Regions of the Stomach The stomach is divided into 4 regions. Near the heart is the cardiac region, surrounding the lower esophageal sphincter. The fundus, laterally and slightly superior to the cardiac region, temporarily holds the food as it enters the stomach.
Regions of the Stomach (contd) The body is the mid-portion of the stomach. The funnel shaped, terminal end of the stomach is called the pylorus. Most of the work of the stomach is performed here. This is where food passes through the pyloric sphincter into the small intestine.
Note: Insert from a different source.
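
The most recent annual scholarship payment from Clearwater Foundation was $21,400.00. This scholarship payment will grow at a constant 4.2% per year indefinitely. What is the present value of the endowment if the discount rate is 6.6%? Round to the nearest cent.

D₁ = D₀ × (1 + g) = $21,400.00 × 1.042 = $22,298.8000
Growing perpetuity: P = D₁ / (r − g) = $22,298.8000 / (0.066 − 0.042) = $929,116.67

$929116.67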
The 2 curves are the lesser curvature (concave) and the greater curvature (larger convex curve).
Muscle Layers of the Stomach The muscular action of the stomach works like a cement mixer, achieved by 3 layers of muscles. The three layers are the longitudinal layer, circular layer, and oblique layer. The stomach churns food as it mixes with gastric juices excreted by gastric glands in the gastric pits of the columnar epithelial lining of the stomach.
Muscle Layers of the Stomach (contd) The stomach works the food toward the pyloric sphincter through peristaltic activity of the muscles. Both chemical and physical digestion occurs here.
Gastric Juice Gastric juice is comprised of hydrochloric acid (HCl), pepsinogen, and mucus. About 1500 mls is produced daily by gastric glands. Pepsinogen is secreted by the chief cells while HCl is secreted by parietal cells combining to produce pepsin, the chief digestive enzyme. Pepsin breaks down protein. HCl breaks down the connective tissue.
Gastric Juice (contd) HCl has a pH of 1.5–2, and is effective at killing pathogens. Mucous cells generate a thick layer of mucus shielding the stomach from the effects of the stomach acids. The stomach also secretes intrinsic factor, allowing vitamin B 12 to be absorbed.